3 (Suami mode on off)

2K 211 39
                                    

"Sil... Silvi..."

Aku merasakan tepukan pelan di lenganku. Malas-malasan, perlahan aku pun membuka mata. Wajah tampan Mas Fathan tampak begitu dekat. Alis pria itu sedikit bertaut, dan matanya menatap dengan intens.

Apakah ini mimpi?

Aku mengerjap, memastikan sekali lagi apakah ini mimpi atau kenyataan.

"Mas Fathan?" gumamku.

Pria itu terdengar lega. "Ya, ini aku."

"Kenapa wajah kita dekat sekali? Apakah... Apakah..."

"Ng... Kamu membelitku begitu erat," jawab Mas Fathan seperti kesulitan bernapas.

"Membelit?"

Kesadaranku perlahan-perlahan mulai terkumpul. Mataku bergerak ke leher Mas Fathan. Di sana, tampak kedua lenganku tengah merangkulnya dengan erat.

ASTAGA!!!

"Huaaaa.... M-maaf. Duh... Aku... Aku... KYAAAA!"

Terkejut dengan apa yang baru saja kulihat, aku sontak mundur untuk menjauh. Namun, karena begitu dilanda panik, aku mundur terlalu jauh hingga akhirnya jatuh dari tempat tidur.

Kepalaku membentur lantai. Sakit sekali.

"Aww..." Aku berusaha bangkit sambil menekan siku ke lantai.

"Kamu nggak apa-apa?" Tahu-tahu Mas Fathan sudah berada di dekatku.

"Ng-nggak apa-apa, Mas," jawabku, namun detik berikutnya aku pun menjerit. "Kyaaa!"

Mas Fathan memejamkan mata mendengar jeritan melengking itu, sementara aku secepat kilat menarik turun ujung dasterku yang naik ke puncak paha, memperlihatkan celana dalamku yang berenda.

"M-maaf, Mas," ucapku merasa bersalah karena sudah membuat polusi suara.

"Tidak apa-apa. Kepala kamu gimana? Tadi membentur lantai kan?"

Aku menyentuh bagian belakang kepala. "Yang di sini kayaknya benjol."

Mas Fathan mengulurkan tangan ke kepalaku untuk memeriksa. "Ayo, harus cepat dikompres dengan es."

Aku mengangguk. Mas Fathan membantuku berdiri. Sambil meringis, aku pun bangkit dan melangkah bersamanya menuju dapur.

Aku mengeluarkan sapu tangan bersih dari rak penyimpanan, sementara Mas Fathan membuka lemari es. Ia lalu melangkah mendekatiku sambil membawa beberapa balok es di dalam wadah. Mas Fathan mengambil alih sapu tangan dariku, lalu menuang beberapa es dan membalutnya. Kemudian, ia menarikku untuk duduk di meja makan, lalu mengompres bagian kepalaku dengan hati-hati.

"Aw... Sakit."

Aku meringis ketika merasakan nyeri di kepalaku.

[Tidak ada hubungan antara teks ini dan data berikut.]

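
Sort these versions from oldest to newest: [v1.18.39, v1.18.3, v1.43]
[v1.18.3, v1.18.39, v1.43]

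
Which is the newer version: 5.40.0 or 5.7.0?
5.40.0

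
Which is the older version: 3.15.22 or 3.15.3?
3.15.3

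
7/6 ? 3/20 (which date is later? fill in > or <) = >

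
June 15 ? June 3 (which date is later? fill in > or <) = >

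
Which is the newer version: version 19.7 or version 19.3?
version 19.7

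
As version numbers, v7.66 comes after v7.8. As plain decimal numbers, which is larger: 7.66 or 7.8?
7.8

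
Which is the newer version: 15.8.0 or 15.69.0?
15.69.0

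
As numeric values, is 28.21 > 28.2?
True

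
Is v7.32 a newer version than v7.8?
Yes. Version numbers are compared segment by segment as integers, not as decimals: minor version 32 > 8, so v7.32 > v7.8 (even though the decimal 7.32 < 7.8).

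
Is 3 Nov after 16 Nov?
No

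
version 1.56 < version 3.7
True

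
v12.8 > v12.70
False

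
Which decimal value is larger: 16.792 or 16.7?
16.792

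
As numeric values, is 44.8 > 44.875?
False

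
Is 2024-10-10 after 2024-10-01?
Yes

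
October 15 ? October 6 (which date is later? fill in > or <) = >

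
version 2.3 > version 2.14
False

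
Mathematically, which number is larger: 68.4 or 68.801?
68.801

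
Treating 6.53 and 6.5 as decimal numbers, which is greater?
6.53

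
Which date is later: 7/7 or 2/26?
7/7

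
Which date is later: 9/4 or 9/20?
9/20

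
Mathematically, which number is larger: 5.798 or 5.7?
5.798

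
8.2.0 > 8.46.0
False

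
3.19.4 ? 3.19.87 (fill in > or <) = <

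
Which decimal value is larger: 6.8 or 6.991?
6.991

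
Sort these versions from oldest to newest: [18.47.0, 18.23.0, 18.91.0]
[18.23.0, 18.47.0, 18.91.0]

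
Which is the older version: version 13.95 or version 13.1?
version 13.1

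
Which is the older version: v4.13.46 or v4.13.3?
v4.13.3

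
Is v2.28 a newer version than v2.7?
Yes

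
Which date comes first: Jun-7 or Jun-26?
Jun-7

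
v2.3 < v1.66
False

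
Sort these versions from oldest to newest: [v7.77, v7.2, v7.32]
[v7.2, v7.32, v7.77]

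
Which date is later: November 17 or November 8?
November 17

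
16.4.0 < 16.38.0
True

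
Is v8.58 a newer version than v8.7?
Yes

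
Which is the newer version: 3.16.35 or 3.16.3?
3.16.35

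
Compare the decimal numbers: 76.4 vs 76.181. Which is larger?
76.4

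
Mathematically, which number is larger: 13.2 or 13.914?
13.914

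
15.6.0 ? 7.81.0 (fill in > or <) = >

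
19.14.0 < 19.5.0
False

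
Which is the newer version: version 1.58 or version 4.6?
version 4.6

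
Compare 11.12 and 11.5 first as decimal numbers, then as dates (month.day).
As decimals: 11.12 < 11.5. As dates: 11/12 is later than 11/5 (day 12 > day 5).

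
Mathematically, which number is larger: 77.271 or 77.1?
77.271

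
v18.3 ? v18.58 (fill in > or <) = <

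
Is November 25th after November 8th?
Yes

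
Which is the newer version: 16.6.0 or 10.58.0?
16.6.0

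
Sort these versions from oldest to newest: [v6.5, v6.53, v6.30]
[v6.5, v6.30, v6.53]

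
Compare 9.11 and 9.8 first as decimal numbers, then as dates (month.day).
As decimals: 9.11 < 9.8. As dates: 9/11 is later than 9/8 (day 11 > day 8).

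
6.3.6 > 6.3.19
False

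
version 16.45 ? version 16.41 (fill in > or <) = >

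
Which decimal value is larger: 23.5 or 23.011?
23.5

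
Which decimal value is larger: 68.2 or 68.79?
68.79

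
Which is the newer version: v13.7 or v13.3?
v13.7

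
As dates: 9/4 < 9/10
True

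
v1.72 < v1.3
False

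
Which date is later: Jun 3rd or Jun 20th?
Jun 20th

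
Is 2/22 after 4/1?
No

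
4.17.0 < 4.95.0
True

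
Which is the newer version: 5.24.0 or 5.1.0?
5.24.0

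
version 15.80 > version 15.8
True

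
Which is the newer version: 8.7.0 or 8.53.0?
8.53.0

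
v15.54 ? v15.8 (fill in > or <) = >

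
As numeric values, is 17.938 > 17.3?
True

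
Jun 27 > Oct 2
False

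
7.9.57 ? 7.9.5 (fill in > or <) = >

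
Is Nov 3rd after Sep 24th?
Yes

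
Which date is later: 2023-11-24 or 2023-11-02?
2023-11-24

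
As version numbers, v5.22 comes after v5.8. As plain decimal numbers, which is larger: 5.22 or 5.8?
5.8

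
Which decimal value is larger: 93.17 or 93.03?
93.17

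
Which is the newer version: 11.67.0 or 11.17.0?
11.67.0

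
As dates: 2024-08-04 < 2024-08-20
True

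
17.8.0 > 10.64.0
True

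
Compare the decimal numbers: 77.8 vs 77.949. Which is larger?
77.949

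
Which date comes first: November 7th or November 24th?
November 7th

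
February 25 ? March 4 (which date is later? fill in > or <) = <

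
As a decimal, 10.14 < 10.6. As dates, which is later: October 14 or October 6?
October 14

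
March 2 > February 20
True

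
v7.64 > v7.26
True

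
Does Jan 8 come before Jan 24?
Yes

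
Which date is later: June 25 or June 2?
June 25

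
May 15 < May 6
False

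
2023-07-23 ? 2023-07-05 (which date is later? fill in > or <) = >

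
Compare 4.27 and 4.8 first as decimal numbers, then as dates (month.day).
As decimals: 4.27 < 4.8. As dates: 4/27 is later than 4/8 (day 27 > day 8).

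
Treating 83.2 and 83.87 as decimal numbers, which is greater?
83.87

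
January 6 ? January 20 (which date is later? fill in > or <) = <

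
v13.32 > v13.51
False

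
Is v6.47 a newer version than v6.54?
No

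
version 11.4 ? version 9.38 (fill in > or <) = >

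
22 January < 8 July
True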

Mas Fathan tak sengaja menekan terlalu kuat.

"Sakit ya? Maaf, aku yang menekan terlalu kuat," ujarnya lalu menekan kepalaku dengan lebih pelan dan hati-hati.

Sebentar. Saat ini tubuh kami dekat sekali. Sebelah lengan Mas Fathan bersandar di punggung kursiku sambil menekan balok es, sementara lengannya yang lain bersandar di meja makan yang ada di hadapanku dan dadanya dekat sekali dengan bahuku. Posisiku sekarang tampak seperti terjebak di antara lengan-lengannya.

Meskipun tidur di ranjang yang sama, rasanya baru kali ini kami berada sangat dekat. Aku bahkan bisa merasakan panas tubuhnya meski kami tidak saling bersentuhan. Duh, aku jadi deg-degan. Ternyata Mas Fathan bisa perhatian begini juga. Pedahal semalam aku sudah mencapnya sebagai manusia tak berperasaan karena makan malam lebih dulu dan dengan tega membiarkan aku menunggunya sambil kelaparan.